Wired Article on Dakar Rally

Geeky Hot Rodder Takes On Dakar

By Jennifer Kahn
02:00 AM Jan, 05, 2007


LAS VEGAS -- Ronn Bailey's practice car has no windshield. This has been a problem twice: once when the car drove through a swarm of bees, and again when, coming over a low rise, it overtook a startled flock of birds.

At first, I find this troubling. But as we push 100 across the ditch- and boulder-filled south Nevada desert, it becomes clear that there are more pressing things to worry about.

"The rocks are what will get you. You have to learn to spot them," Bailey shouts, wrenching the steering wheel as we clear a four-foot gully. "And they can be hidden! Behind bushes! There's a rock!" He points so suddenly that the car dives sideways and sags frighteningly on its suspension.

I am, in that moment, extremely aware of my neck, which feels as thin and fragile as a daisy stem. "Do you see how focused I am?" Bailey demands. "You've got to keep your focus every second when you're driving. Chess is good practice." I ask Bailey if he plays chess. He says no.

As preparation for the upcoming Dakar Rally -- the venerable 5,400-mile off-road race from Europe to Senegal by way of the Sahara Desert -- Bailey is training now in the desert outside of Las Vegas.

As CEO of Vanguard Integrity Professionals, a Las Vegas-based company that develops security software for major corporate mainframes, Bailey is a strange entry to the world's most dangerous race. Squat and potbellied, with deeply recessed eyes and a ginger pompadour brushed so that he appears to be standing in a permanent high wind, Bailey looks less like a race-car driver than a retired Vegas emcee.

At 57 he is one of the older competitors entered in the 2007 rally. "I have a unique problem," he admits at one point. "Five days into the race, my damn hands swell up." He flexes his fingers slightly to show just how little they can bend. "I can't even hold a cup of coffee."
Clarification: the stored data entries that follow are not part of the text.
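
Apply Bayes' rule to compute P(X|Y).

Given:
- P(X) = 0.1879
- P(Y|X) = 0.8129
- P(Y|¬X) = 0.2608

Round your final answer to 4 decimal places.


Bayes' theorem: P(X|Y) = P(Y|X) × P(X) / P(Y)

Step 1: Calculate P(Y) using law of total probability
P(Y) = P(Y|X)P(X) + P(Y|¬X)P(¬X)
     = 0.8129 × 0.1879 + 0.2608 × 0.8121
     = 0.15274391 + 0.21179568
     = 0.36453959

Step 2: Apply Bayes' theorem
P(X|Y) = P(Y|X) × P(X) / P(Y)
       = 0.15274391 / 0.36453959
       = 0.4190


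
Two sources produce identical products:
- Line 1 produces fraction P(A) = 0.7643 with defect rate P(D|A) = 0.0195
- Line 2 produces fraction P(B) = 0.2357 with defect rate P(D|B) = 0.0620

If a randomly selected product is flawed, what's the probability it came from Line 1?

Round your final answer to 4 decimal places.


Let A = from Line 1, D = flawed

Given:
- P(A) = 0.7643, P(B) = 0.2357
- P(D|A) = 0.0195, P(D|B) = 0.0620

Step 1: Find P(D)
P(D) = P(D|A)P(A) + P(D|B)P(B)
     = 0.0195 × 0.7643 + 0.0620 × 0.2357
     = 0.01490385 + 0.01461340
     = 0.02951725

Step 2: Apply Bayes' theorem
P(A|D) = P(D|A)P(A) / P(D)
       = 0.01490385 / 0.02951725
       = 0.5049


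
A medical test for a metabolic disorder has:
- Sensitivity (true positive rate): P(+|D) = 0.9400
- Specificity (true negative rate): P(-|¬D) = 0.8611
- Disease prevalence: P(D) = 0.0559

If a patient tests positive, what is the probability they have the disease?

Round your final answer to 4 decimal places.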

Today he's taking me for a practice run in his test car: a scrawny off-road buggy with splayed tires and a racer's engine. It's not the rig he'll use in the race (he doesn't want to wreck that one) but it handles the same.
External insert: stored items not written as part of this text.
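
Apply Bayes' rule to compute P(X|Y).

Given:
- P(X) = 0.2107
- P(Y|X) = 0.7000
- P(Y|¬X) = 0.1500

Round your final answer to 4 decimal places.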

"Dakar is the ultimate race in the world," he says, smoking serial cigarettes with the fidgety energy of someone understimulated. "It's like driving from L.A. to New York, turning around and coming back, then turning around again and driving to Denver -- all off road. Nothing else comes close to it in magnitude."
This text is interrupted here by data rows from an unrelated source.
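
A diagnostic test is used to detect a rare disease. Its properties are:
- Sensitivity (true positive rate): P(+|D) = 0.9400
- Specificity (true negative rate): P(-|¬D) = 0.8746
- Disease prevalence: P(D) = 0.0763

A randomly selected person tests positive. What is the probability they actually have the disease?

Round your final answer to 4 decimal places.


Let D = has disease, + = positive test

Given:
- P(D) = 0.0763 (prevalence)
- P(+|D) = 0.9400 (sensitivity)
- P(-|¬D) = 0.8746 (specificity)
- P(+|¬D) = 0.1254 (false positive rate = 1 - specificity)

Step 1: Find P(+)
P(+) = P(+|D)P(D) + P(+|¬D)P(¬D)
     = 0.9400 × 0.0763 + 0.1254 × 0.9237
     = 0.07172200 + 0.11583198
     = 0.18755398

Step 2: Apply Bayes' theorem for P(D|+)
P(D|+) = P(+|D)P(D) / P(+)
       = 0.07172200 / 0.18755398
       = 0.3824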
This year's race, which begins Jan. 6, opens with a traverse of the snowbound Atlas Mountains in Morocco, descends into a thousand-mile crossing of the Sahara, reemerges in Mali, and finally turns west for a homestretch race across the savannah into the Senegalese capital, Dakar.

It's a brutal tour. Created in 1979, after the French racer Thierry Sabine got lost in the desert, the two-week stage race navigates remote terrain via a written book of directions and a GPS crippled to function solely as a compass. (To prevent shortcuts, the route is tagged with hidden GPS waypoints that appear only when the driver gets within a radius of three miles.)